Thursday, June 15, 2006

World Cup Widows

So it's that time of year again... Except, thanks to The Sun, it's like 'that time of the year again' on steroids.

The World Cup.

I have to admit that I'm not a footy fan. Being a slightly chubby ginger kid with big Austin Powers glasses did not immediately endear me to the football fanatics at school. That strange magnetic force which attracted soccer balls towards my head at alarming speeds did not make a big fan of the sport either.

I liked horses and guns. Sorry, there we go. I wanted to be a cowboy since I was, like, six, so horses and guns were all that was worth bothering with and people kicking a ball about just seemed stupid to me.
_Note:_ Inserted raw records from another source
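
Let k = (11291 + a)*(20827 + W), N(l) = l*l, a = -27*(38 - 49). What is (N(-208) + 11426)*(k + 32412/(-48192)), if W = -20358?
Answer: 596833108946595/2008 ≈ 2.9723e+11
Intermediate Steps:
a = 297 (a = -27*(-11) = 297)
N(l) = l²
k = 5434772 (k = (11291 + 297)*(20827 - 20358) = 11588*469 = 5434772)
(N(-208) + 11426)*(k + 32412/(-48192)) = ((-208)² + 11426)*(5434772 + 32412/(-48192)) = (43264 + 11426)*(5434772 + 32412*(-1/48192)) = 54690*(5434772 - 2701/4016) = 54690*(21826041651/4016) = 596833108946595/2008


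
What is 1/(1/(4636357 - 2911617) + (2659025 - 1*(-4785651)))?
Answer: 1724740/12840130484241 ≈ 1.3432e-7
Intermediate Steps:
1/(1/(4636357 - 2911617) + (2659025 - 1*(-4785651))) = 1/(1/1724740 + (2659025 + 4785651)) = 1/(1/1724740 + 7444676) = 1/(12840130484241/1724740) = 1724740/12840130484241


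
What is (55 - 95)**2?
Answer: 1600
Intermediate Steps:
(55 - 95)**2 = (-40)**2 = 1600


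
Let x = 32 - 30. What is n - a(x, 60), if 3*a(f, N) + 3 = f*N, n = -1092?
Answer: -1131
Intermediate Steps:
x = 2
a(f, N) = -1 + N*f/3 (a(f, N) = -1 + (f*N)/3 = -1 + (N*f)/3 = -1 + N*f/3)
n - a(x, 60) = -1092 - (-1 + (⅓)*60*2) = -1092 - (-1 + 40) = -1092 - 1*39 = -1092 - 39 = -1131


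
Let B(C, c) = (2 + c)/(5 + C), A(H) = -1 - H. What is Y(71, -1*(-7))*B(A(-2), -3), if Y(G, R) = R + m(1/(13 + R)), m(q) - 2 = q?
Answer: -181/120 ≈ -1.5083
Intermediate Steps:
m(q) = 2 + q
B(C, c) = (2 + c)/(5 + C)
Y(G, R) = 2 + R + 1/(13 + R) (Y(G, R) = R + (2 + 1/(13 + R)) = 2 + R + 1/(13 + R))
Y(71, -1*(-7))*B(A(-2), -3) = ((1 + (2 - 1*(-7))*(13 - 1*(-7)))/(13 - 1*(-7)))*((2 - 3)/(5 + (-1 - 1*(-2)))) = ((1 + (2 + 7)*(13 + 7))/(13 + 7))*(-1/(5 + (-1 + 2))) = ((1 + 9*20)/20)*(-1/(5 + 1)) = ((1 + 180)/20)*(-1/6) = ((1/20)*181)*((⅙)*(-1)) = (181/20)*(-⅙) = -181/120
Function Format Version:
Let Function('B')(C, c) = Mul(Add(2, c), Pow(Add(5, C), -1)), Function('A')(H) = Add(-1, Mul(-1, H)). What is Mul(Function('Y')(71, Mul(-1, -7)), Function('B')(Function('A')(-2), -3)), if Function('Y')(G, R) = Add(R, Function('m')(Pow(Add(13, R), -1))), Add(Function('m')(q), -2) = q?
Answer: Rational(-181, 120) ≈ -1.5083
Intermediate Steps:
Function('m')(q) = Add(2, q)
Function('B')(C, c) = Mul(Pow(Add(5, C), -1), Add(2, c))
Function('Y')(G, R) = Add(2, R, Pow(Add(13, R), -1)) (Function('Y')(G, R) = Add(R, Add(2, Pow(Add(13, R), -1))) = Add(2, R, Pow(Add(13, R), -1)))
Mul(Function('Y')(71, Mul(-1, -7)), Function('B')(Function('A')(-2), -3)) = Mul(Mul(Pow(Add(13, Mul(-1, -7)), -1), Add(1, Mul(Add(2, Mul(-1, -7)), Add(13, Mul(-1, -7))))), Mul(Pow(Add(5, Add(-1, Mul(-1, -2))), -1), Add(2, -3))) = Mul(Mul(Pow(Add(13, 7), -1), Add(1, Mul(Add(2, 7), Add(13, 7)))), Mul(Pow(Add(5, Add(-1, 2)), -1), -1)) = Mul(Mul(Pow(20, -1), Add(1, Mul(9, 20))), Mul(Pow(Add(5, 1), -1), -1)) = Mul(Mul(Rational(1, 20), Add(1, 180)), Mul(Pow(6, -1), -1)) = Mul(Mul(Rational(1, 20), 181), Mul(Rational(1, 6), -1)) = Mul(Rational(181, 20), Rational(-1, 6)) = Rational(-181, 120)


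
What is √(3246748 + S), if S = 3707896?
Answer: 2*√1738661 ≈ 2637.2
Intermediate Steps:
√(3246748 + S) = √(3246748 + 3707896) = √6954644 = 2*√1738661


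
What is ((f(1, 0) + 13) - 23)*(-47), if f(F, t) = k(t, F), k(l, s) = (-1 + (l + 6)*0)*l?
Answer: 470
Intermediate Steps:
k(l, s) = -l (k(l, s) = (-1 + (6 + l)*0)*l = (-1 + 0)*l = -l)
f(F, t) = -t
((f(1, 0) + 13) - 23)*(-47) = ((-1*0 + 13) - 23)*(-47) = ((0 + 13) - 23)*(-47) = (13 - 23)*(-47) = -10*(-47) = 470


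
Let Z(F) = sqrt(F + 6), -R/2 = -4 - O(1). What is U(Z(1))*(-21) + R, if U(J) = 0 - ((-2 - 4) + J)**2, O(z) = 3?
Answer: 917 - 252*sqrt(7) ≈ 250.27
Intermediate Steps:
R = 14 (R = -2*(-4 - 1*3) = -2*(-4 - 3) = -2*(-7) = 14)
Z(F) = sqrt(6 + F)
U(J) = -(-6 + J)**2 (U(J) = 0 - (-6 + J)**2 = -(-6 + J)**2)
U(Z(1))*(-21) + R = -(-6 + sqrt(6 + 1))**2*(-21) + 14 = -(-6 + sqrt(7))**2*(-21) + 14 = 21*(-6 + sqrt(7))**2 + 14 = 14 + 21*(-6 + sqrt(7))**2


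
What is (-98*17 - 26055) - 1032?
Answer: -28753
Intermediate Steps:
(-98*17 - 26055) - 1032 = (-49*34 - 26055) - 1032 = (-1666 - 26055) - 1032 = -27721 - 1032 = -28753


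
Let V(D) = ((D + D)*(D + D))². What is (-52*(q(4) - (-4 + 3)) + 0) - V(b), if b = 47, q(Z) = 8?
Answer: -78075364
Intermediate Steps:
V(D) = 16*D⁴ (V(D) = ((2*D)*(2*D))² = (4*D²)² = 16*D⁴)
(-52*(q(4) - (-4 + 3)) + 0) - V(b) = (-52*(8 - (-4 + 3)) + 0) - 16*47⁴ = (-52*(8 - 1*(-1)) + 0) - 16*4879681 = (-52*(8 + 1) + 0) - 1*78074896 = (-52*9 + 0) - 78074896 = (-468 + 0) - 78074896 = -468 - 78074896 = -78075364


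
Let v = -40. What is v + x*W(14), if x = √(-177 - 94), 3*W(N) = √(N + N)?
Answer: -40 + 2*I*√1897/3 ≈ -40.0 + 29.036*I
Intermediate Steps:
W(N) = √2*√N/3 (W(N) = √(N + N)/3 = √(2*N)/3 = (√2*√N)/3 = √2*√N/3)
x = I*√271 (x = √(-271) = I*√271 ≈ 16.462*I)
v + x*W(14) = -40 + (I*√271)*(√2*√14/3) = -40 + (I*√271)*(2*√7/3) = -40 + 2*I*√1897/3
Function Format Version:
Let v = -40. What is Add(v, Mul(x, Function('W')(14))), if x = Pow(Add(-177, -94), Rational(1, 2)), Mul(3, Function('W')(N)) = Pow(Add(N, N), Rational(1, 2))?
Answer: Add(-40, Mul(Rational(2, 3), I, Pow(1897, Rational(1, 2)))) ≈ Add(-40.000, Mul(29.036, I))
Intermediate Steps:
Function('W')(N) = Mul(Rational(1, 3), Pow(2, Rational(1, 2)), Pow(N, Rational(1, 2))) (Function('W')(N) = Mul(Rational(1, 3), Pow(Add(N, N), Rational(1, 2))) = Mul(Rational(1, 3), Pow(Mul(2, N), Rational(1, 2))) = Mul(Rational(1, 3), Mul(Pow(2, Rational(1, 2)), Pow(N, Rational(1, 2)))) = Mul(Rational(1, 3), Pow(2, Rational(1, 2)), Pow(N, Rational(1, 2))))
x = Mul(I, Pow(271, Rational(1, 2))) (x = Pow(-271, Rational(1, 2)) = Mul(I, Pow(271, Rational(1, 2))) ≈ Mul(16.462, I))
Add(v, Mul(x, Function('W')(14))) = Add(-40, Mul(Mul(I, Pow(271, Rational(1, 2))), Mul(Rational(1, 3), Pow(2, Rational(1, 2)), Pow(14, Rational(1, 2))))) = Add(-40, Mul(Mul(I, Pow(271, Rational(1, 2))), Mul(Rational(2, 3), Pow(7, Rational(1, 2))))) = Add(-40, Mul(Rational(2, 3), I, Pow(1897, Rational(1, 2))))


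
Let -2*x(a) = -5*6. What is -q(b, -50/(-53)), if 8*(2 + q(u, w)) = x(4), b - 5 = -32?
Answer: 1/8 ≈ 0.12500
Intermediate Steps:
b = -27 (b = 5 - 32 = -27)
x(a) = 15 (x(a) = -(-5)*6/2 = -1/2*(-30) = 15)
q(u, w) = -1/8 (q(u, w) = -2 + (1/8)*15 = -2 + 15/8 = -1/8)
-q(b, -50/(-53)) = -1*(-1/8) = 1/8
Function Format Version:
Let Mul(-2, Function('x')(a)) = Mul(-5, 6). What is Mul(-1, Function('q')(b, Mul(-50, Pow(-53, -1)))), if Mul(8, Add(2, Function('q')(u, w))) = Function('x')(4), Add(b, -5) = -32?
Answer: Rational(1, 8) ≈ 0.12500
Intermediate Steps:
b = -27 (b = Add(5, -32) = -27)
Function('x')(a) = 15 (Function('x')(a) = Mul(Rational(-1, 2), Mul(-5, 6)) = Mul(Rational(-1, 2), -30) = 15)
Function('q')(u, w) = Rational(-1, 8) (Function('q')(u, w) = Add(-2, Mul(Rational(1, 8), 15)) = Add(-2, Rational(15, 8)) = Rational(-1, 8))
Mul(-1, Function('q')(b, Mul(-50, Pow(-53, -1)))) = Mul(-1, Rational(-1, 8)) = Rational(1, 8)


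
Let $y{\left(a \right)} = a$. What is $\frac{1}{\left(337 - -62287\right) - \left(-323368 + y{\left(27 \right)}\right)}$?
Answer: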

Plus the big group bath at the end just seemed very... well... erm... gay.

Anyway. My time in the states reinforced all these thoughts, since (as anybody who's seen the Simpsons will confirm) Americans think soccer is a wimpy game in which two teams kick a ball about, score no goals and eventually decide the bloody thing through a penalty shootout.

And, as for the group bath thing, while I was on a date with a girl in the Village, a bunch of muscley guys in leather shorts got chatting to us and agreed that the group bath thing was a bit gay. Then they went off to see an off Broadway production of Rent.

So I'll lay my cards out on the table. Football is not a big deal to me. Except, since moving back to England, I've learned to LOVE the world cup.

Saturday. England vs. Paraguay. While Becks and the gang were off showing us their dynamite skills, I went to Tescos. And it was deserted.

I stocked up on beer and food and breezed through the checkout in under ten minutes. On a weekend! Ah, yes, I could see why this World Cup thing might have it's advantages at that point.

On a slight aside, what the hell was with that game? England gets millions of quids worth of hype and then only manages to defeat Paraguay... PARAGUAY, FOR GOD'S SAKE... Because they scored an own goal.

Let me put this another way.

ONLY ONE PERSON SCORED A GOAL IN THAT MATCH. AND IT WASN'T US!

Seriously, if I was Becks I'd have put the 'elephant man' bag back on Rooney's head and flown back in disgrace after that.

Erm. Where was I?

Oh, yes. Today. England vs. Trinidad and Tobago. I drove home from Newbury and the roads were DESERTED. It was bliss. I got my Mini up to 95mph.

So I love the world cup. It's like two hours free from the 85% of the world that I really could do without having to deal with seven days a week.

It's almost worth the embarrassment of thousands of England fans cheering our success, ignoring the fact that we'd defeated a team of people who lived on two separate island (think of the commute) and probably practiced with coconuts.

Sooner or later, we're going to face a European team. And then it'll be back to sixty-deep queues at Tescos. Groan.